Layer 5: The single node in this layer computes the overall output of the ANFIS as

$$O_{5,i} = \sum {\bar{w}_{i} f_{i} } = \frac{{\sum\nolimits_{i} {\bar{w}_{i} f_{i} } }}{{\sum\nolimits_{i} {w_{i} } }}$$
(5)

It is clear that the ANFIS has two sets of adjustable parameters, namely the premise and consequent parameters. During the learning process, the premise parameters in the first layer and the consequent parameters in the fourth layer are tuned until the desired response of the fuzzy inference system achieved. To improve the rate of convergence, the hybrid learning algorithm, which combines the least square method and gradient descent method, is adopted in this study. The least square method is used to optimize the consequent parameters with the premise parameters fixed. Once the optimal consequent parameters are found, the gradient descent method is used to adjust optimally the premise parameters corresponding to the fuzzy sets in input domain. The output of the ANFIS can be written as a linear combination of the consequent parameters:

$$f = \left( {\bar{w}_{1} x} \right)p_{1} + \left( {\bar{w}_{1} y} \right)q_{1} + \left( {\bar{w}_{1} } \right)r_{1} + \left( {\bar{w}_{2} x} \right)p_{2} + \left( {\bar{w}_{2} y} \right)q_{2} + \left( {\bar{w}_{2} } \right)r_{2}$$
(6)

where p 1, q 1, r 1, p 2, q 2, and r 2 are consequent parameters.

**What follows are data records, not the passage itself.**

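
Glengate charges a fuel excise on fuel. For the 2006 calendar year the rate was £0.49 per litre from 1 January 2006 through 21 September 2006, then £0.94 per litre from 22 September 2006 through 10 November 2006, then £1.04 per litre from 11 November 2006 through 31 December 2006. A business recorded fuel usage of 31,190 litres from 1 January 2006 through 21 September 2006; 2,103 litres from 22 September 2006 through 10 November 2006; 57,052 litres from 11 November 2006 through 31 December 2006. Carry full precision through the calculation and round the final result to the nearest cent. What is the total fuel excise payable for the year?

£76,594.00

1 January – 21 September 2006: 31,190 litres at £0.49/litre → £15,283.10
22 September – 10 November 2006: 2,103 litres at £0.94/litre → £1,976.82
11 November – 31 December 2006: 57,052 litres at £1.04/litre → £59,334.08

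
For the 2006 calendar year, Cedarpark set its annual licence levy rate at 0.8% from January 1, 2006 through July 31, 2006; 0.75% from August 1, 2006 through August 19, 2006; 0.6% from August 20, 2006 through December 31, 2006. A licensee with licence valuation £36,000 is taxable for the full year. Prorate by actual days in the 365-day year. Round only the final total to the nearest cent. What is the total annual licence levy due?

January 1 – July 31, 2006: 212 days at 0.8% → £36,000 × 0.8% × 212/365 = £167.2767
August 1 – August 19, 2006: 19 days at 0.75% → £36,000 × 0.75% × 19/365 = £14.0548
August 20 – December 31, 2006: 134 days at 0.6% → £36,000 × 0.6% × 134/365 = £79.2986
Total = £260.6301

£260.63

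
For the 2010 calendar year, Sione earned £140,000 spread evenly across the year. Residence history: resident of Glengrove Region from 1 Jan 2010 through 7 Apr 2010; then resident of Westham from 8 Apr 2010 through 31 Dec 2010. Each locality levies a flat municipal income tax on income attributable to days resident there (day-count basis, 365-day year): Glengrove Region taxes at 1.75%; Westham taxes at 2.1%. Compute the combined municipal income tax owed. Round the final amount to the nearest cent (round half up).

£2,809.78

Glengrove Region, 1 Jan – 7 Apr 2010: 97 days → £140,000 × 1.75% × 97/365 = £651.0959
Westham, 8 Apr – 31 Dec 2010: 268 days → £140,000 × 2.1% × 268/365 = £2,158.6849
Total = £2,809.7808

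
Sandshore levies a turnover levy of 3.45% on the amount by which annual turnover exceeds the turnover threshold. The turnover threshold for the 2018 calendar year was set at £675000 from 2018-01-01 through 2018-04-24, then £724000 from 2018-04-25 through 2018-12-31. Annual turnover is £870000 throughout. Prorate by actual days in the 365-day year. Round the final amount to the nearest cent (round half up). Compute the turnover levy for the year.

2018-01-01 to 2018-04-24: 114 days, exemption £675000 → (£870000 − £675000) × 3.45% × 114/365 = £2101.1918
2018-04-25 to 2018-12-31: 251 days, exemption £724000 → (£870000 − £724000) × 3.45% × 251/365 = £3463.8000
Total = £5564.9918

£5564.99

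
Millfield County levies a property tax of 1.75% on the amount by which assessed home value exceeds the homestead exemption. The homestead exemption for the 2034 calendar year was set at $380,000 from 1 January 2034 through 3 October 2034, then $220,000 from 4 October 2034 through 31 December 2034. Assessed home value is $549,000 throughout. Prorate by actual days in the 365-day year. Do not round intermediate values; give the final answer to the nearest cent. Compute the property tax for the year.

1 January – 3 October 2034: 276 days, exemption $380,000 → ($549,000 − $380,000) × 1.75% × 276/365 = $2,236.3562
4 October – 31 December 2034: 89 days, exemption $220,000 → ($549,000 − $220,000) × 1.75% × 89/365 = $1,403.8836
Total = $3,640.2397

$3,640.24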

The implementation of the proposed ANFIS approach was carried out using MATLAB R2012b program in this study. The flowchart of hybrid learning procedure of ANFIS is shown in Fig. 3.

Fig. 3
figure 3

Flowchart of hybrid learning procedure of ANFIS (Roy 2005)

4 Case Study

In this study, the following seven factors including the hole depth, burden, spacing, stemming, maximum charge per delay, charge and distance, were taken into account as the input parameters of the ANFIS model, whereas the PPV is the output parameter. The database used in this study was selected from Verma and Singh (2013). The database includes 25 blast vibration records. The first 20 of the total data were used to train the ANFIS model (Table 1), whereas the remaining 5 of the data were used to verify the accuracy and the effectiveness of the trained ANFIS model for prediction of PPV (Table 2).

Table 1 Training samples [data from Verma and Singh (2013)]
Table 2 Testing samples [data from Verma and Singh (2013)]

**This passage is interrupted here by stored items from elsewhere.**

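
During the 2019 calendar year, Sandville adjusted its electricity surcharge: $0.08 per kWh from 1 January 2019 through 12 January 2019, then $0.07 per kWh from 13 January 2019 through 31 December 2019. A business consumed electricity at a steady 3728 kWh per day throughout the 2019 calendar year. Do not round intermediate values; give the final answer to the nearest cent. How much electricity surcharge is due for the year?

1 January – 12 January 2019: 12 days × 3728 kWh/day = 44,736 kWh at $0.08/kWh → $3578.88
13 January – 31 December 2019: 353 days × 3728 kWh/day = 1,315,984 kWh at $0.07/kWh → $92118.88

$95697.76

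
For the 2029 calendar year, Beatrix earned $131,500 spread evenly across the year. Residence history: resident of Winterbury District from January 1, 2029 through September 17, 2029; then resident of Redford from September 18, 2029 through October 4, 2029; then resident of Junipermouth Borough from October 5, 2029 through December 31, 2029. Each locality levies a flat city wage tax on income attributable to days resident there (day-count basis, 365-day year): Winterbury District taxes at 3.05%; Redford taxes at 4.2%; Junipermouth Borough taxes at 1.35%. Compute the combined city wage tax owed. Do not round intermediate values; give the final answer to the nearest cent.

$3,542.21

Winterbury District, January 1 – September 17, 2029: 260 days → $131,500 × 3.05% × 260/365 = $2,856.9726
Redford, September 18 – October 4, 2029: 17 days → $131,500 × 4.2% × 17/365 = $257.2356
Junipermouth Borough, October 5 – December 31, 2029: 88 days → $131,500 × 1.35% × 88/365 = $428.0055
Total = $3,542.2137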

Different parameter types and their values used for training ANFIS are shown in Table 3. The mean square error (MSE) convergence curve of ANFIS was derived as shown in Fig. 4. From the curve, the final convergence value is 7.8 × 10−6.

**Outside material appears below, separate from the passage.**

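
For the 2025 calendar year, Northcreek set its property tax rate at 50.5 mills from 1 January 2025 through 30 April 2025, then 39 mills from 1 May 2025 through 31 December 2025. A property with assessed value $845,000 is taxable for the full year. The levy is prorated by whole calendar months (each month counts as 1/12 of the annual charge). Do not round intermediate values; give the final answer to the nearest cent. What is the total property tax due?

1 January – 30 April 2025: 4 months at 50.5 mills → $845,000 × 5.05% × 4/12 = $14,224.1667
1 May – 31 December 2025: 8 months at 39 mills → $845,000 × 3.9% × 8/12 = $21,970.0000
Total = $36,194.1667

$36,194.17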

Table 3 Different parameter types and their values used for training ANFIS
Fig. 4
figure 4

Mean square error versus epochs

Due to the limited space, this paper only gives the membership function curves of the input parameter ‘burden’ before and after training, as shown in Fig. 5. Fig 6 shows the results of training and testing of the ANFIS model. The whole training time of ANFIS only needs 0.240511 s in this study.

Fig. 5
figure 5

Membership function curves of the ‘Burden’: a before training; b after training

Fig. 6
figure 6

Results of ANFIS model

A comparison between the forecasted and actual PPV is shown in Table 4. It can be seen that the predictions using the ANFIS model for the PPV had a high success rate (100%). These results indicate that the ANFIS model is a good tool to predict the PPV and worthy of promotion and support.

Table 4 Comparison between the forecasted and actual PPV results

5 Conclusions

Ground vibration is a simultaneous phenomenon in any blasting operation and it is influenced by many parameters. Some of the pertinent parameters are not clearly understood or the effect of others is difficult to quantify. In this study, an integrated fuzzy neural network model, ANFIS, is developed for the prediction of PPV. To improve the rate of convergence, a hybrid learning algorithm combining the least square method and gradient descent method is adopted in this study. The results show that the ANFIS model is a powerful computational tool that can be used to predict the blast-induced ground vibration.